Michał spojrzał na mnie smutno.

– Co się z tobą dzieje ostatnio? Jesteś jakaś inna…

Nie odpowiedziałam. Bałam się prawdy bardziej niż czegokolwiek innego.

Kilka dni później spotkałam Bartka przypadkiem w kawiarni.

– Unikasz mnie – powiedział bez ogródek.

– To nie tak… Po prostu mam dużo na głowie.

– Wiesz, że cię lubię? – zapytał nagle. – Bardziej niż powinienem.

Zamilkłam. Chciałam coś powiedzieć, ale słowa ugrzęzły mi w gardle.

– Jeśli zdecydujesz się spróbować… będę czekał – dodał i wyszedł.

Zostałam sama przy stoliku z bijącym sercem i tysiącem myśli w głowie.

W domu mama znowu zaczęła swoje kazania:

– Michał zadzwonił do mnie dziś rano. Martwi się o ciebie! Co ty wyprawiasz?

– Mamo, to moje życie! – wybuchłam pierwszy raz od lat.

– Twoje życie? A kto ci pomagał przez całe studia? Kto płacił za mieszkanie?

Poczułam się winna i mała. Czy naprawdę byłam aż tak niewdzięczna?

Wieczorem zadzwoniła Kinga.

– I co postanowiłaś?

– Nic… Nie wiem…

– Wiesz co? Może ty po prostu boisz się być sama. Może nie kochasz ani Michała, ani Bartka… Może kochasz tylko siebie?

Te słowa bolały bardziej niż cokolwiek innego. Czy naprawdę byłam aż tak egoistyczna?

Przez kolejne dni unikałam wszystkich. Praca stała się ucieczką od problemów. Ale nawet tam nie mogłam przestać myśleć o tym, co powiedziała Kinga.

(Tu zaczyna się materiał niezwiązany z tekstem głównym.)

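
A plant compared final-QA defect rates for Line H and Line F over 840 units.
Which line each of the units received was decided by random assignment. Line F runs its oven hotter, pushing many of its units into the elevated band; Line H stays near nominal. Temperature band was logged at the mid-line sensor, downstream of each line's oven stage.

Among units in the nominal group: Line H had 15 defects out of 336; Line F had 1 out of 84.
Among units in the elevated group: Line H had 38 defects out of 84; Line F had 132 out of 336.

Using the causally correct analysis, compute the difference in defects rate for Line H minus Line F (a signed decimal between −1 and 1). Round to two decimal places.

-0.19

In-process temperature band lies on the pathway line → in-process temperature band → outcome, so adjusting for it blocks the indirect effect. For the total causal effect of line, use the unadjusted pooled rates.
The causal difference is the pooled difference: 0.126 − 0.317 = -0.190.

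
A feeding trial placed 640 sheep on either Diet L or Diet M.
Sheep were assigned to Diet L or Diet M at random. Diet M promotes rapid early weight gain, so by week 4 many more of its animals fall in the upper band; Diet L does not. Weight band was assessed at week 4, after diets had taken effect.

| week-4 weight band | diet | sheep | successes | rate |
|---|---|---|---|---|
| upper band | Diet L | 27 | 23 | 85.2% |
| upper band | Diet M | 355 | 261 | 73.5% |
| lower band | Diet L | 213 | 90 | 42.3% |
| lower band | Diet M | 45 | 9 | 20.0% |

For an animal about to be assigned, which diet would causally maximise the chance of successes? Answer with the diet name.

Stratifying would compare diets among sheep the diets themselves sorted into week-4 weight band groups — a form of selection on an intermediate. The unconditioned pooled rates give the total causal effect.
Pooled: Diet L 47.1% vs Diet M 67.5%; Diet M is higher overall.

Diet M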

Pewnego wieczoru Michał przyszedł bez zapowiedzi.

– Musimy porozmawiać – powiedział stanowczo.

Usiedliśmy naprzeciwko siebie w moim pokoju.

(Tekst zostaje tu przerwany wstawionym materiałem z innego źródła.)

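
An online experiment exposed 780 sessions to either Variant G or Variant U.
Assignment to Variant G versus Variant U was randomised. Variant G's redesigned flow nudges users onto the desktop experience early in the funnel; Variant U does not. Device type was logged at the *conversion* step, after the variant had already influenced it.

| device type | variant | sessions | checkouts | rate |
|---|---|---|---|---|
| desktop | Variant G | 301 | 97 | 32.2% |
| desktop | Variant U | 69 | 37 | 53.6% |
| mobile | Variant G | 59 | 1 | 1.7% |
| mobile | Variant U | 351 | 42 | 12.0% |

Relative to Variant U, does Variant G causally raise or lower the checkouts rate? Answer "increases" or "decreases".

Device type lies on the pathway variant → device type → outcome, so adjusting for it blocks the indirect effect. For the total causal effect of variant, use the unadjusted pooled rates.
Pooled: Variant G 27.2% vs Variant U 18.8%; Variant G is higher overall.

increases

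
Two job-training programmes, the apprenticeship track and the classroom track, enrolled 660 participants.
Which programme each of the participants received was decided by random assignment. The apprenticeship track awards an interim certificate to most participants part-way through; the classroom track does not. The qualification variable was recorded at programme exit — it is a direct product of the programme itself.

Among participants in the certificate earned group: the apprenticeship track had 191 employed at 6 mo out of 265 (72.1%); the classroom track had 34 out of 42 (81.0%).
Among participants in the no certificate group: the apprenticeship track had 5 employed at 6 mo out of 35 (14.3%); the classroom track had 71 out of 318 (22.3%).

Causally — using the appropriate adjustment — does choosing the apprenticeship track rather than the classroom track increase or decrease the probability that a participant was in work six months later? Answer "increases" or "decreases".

increases

Within every qualification attained during the programme level the classroom track has the higher rate, yet pooled the apprenticeship track does — Simpson's reversal.
Qualification attained during the programme here is a post-treatment variable shaped by the programme; conditioning on it would introduce bias rather than remove it. The overall comparison is the causal one.
Pooled: the apprenticeship track 65.3% vs the classroom track 29.2%; the apprenticeship track is higher overall.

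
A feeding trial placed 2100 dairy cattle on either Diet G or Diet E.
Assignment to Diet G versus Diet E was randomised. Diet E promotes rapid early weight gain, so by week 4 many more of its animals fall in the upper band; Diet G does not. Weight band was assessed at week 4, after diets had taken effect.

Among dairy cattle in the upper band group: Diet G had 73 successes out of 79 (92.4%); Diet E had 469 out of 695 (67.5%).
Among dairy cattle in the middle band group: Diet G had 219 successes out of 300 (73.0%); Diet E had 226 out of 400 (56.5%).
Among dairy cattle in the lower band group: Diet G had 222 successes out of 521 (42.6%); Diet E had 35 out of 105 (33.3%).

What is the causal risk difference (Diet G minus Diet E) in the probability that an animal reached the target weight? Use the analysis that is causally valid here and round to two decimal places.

-0.04

Within every week-4 weight band level Diet G has the higher rate, yet pooled Diet E does — Simpson's reversal.
Week-4 weight band lies on the pathway diet → week-4 weight band → outcome, so adjusting for it blocks the indirect effect. For the total causal effect of diet, use the unadjusted pooled rates.
The causal difference is the pooled difference: 0.571 − 0.608 = -0.037.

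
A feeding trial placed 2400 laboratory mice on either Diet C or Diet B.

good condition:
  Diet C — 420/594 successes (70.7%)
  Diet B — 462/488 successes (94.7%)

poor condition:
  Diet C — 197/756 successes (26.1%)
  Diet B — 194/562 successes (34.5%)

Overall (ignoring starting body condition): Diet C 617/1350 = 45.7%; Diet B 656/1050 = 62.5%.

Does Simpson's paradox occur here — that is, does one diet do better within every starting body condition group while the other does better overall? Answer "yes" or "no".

Within each starting body condition level (good condition 70.7% vs 94.7%; poor condition 26.1% vs 34.5%), Diet B has the higher rate every time. Pooled: 45.7% vs 62.5% — Diet B has the higher rate overall. They agree.

no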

– Kocham cię – zaczął cicho. – Ale nie wiem, czy ty mnie jeszcze kochasz.

Zacisnęłam powieki. Chciałam krzyczeć, płakać, uciec…

– Nie wiem… Przepraszam…

Michał wstał i wyszedł bez słowa. Zostałam sama ze swoim żalem i poczuciem winy.

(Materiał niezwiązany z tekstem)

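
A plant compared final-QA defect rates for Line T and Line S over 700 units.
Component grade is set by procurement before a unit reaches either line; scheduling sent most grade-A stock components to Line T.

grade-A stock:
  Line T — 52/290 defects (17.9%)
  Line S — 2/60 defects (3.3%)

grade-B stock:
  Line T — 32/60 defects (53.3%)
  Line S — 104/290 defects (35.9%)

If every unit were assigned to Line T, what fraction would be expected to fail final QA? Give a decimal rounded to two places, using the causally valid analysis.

Since component grade is a pre-existing factor (not a product of the line) and it affects the outcome on its own, it is a confounder. The stratified rates, not the pooled rate, identify the causal effect.
Standardising Line T to the population component grade mix: 0.500·52/290 + 0.500·32/60 = 0.356.

0.36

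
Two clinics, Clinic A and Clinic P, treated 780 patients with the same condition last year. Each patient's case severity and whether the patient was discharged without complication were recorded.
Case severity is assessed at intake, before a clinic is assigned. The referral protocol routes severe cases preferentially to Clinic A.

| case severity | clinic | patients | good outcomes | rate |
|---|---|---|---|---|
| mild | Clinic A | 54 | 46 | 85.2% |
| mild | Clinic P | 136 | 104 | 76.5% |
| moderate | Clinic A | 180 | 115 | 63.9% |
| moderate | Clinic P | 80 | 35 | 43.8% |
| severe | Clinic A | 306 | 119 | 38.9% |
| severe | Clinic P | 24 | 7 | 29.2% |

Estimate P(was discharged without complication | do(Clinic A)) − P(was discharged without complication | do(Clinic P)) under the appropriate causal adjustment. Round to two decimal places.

+0.13

Nothing the clinic does changes case severity; the imbalance is an allocation artefact. With case severity also predicting the outcome, the pooled figure is confounded, and the within-stratum comparison is the causal one.
Adjusting over the population distribution of case severity: 0.244·(0.852−0.765) + 0.333·(0.639−0.438) + 0.423·(0.389−0.292) = +0.129.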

Następnego dnia zadzwonił Bartek.

– Spotkajmy się – poprosił.

Zgodziłam się. Poszliśmy na spacer nad Wisłę. Bartek opowiadał o swoich marzeniach, planach na przyszłość… Ale ja czułam tylko pustkę.

– Przepraszam… Nie mogę… – powiedziałam w końcu.

Bartek spojrzał na mnie smutno i tylko skinął głową.

Wróciłam do domu i po raz pierwszy od dawna spojrzałam w lustro bez lęku. Może Kinga miała rację? Może naprawdę kochałam tylko siebie… albo po prostu nie byłam gotowa na miłość?

Dziś siedzę sama w swoim pokoju i zastanawiam się: czy można być szczęśliwym bez drugiej osoby? Czy trzeba wybrać kogoś tylko po to, żeby nie być samemu? A może najpierw trzeba nauczyć się kochać siebie samego?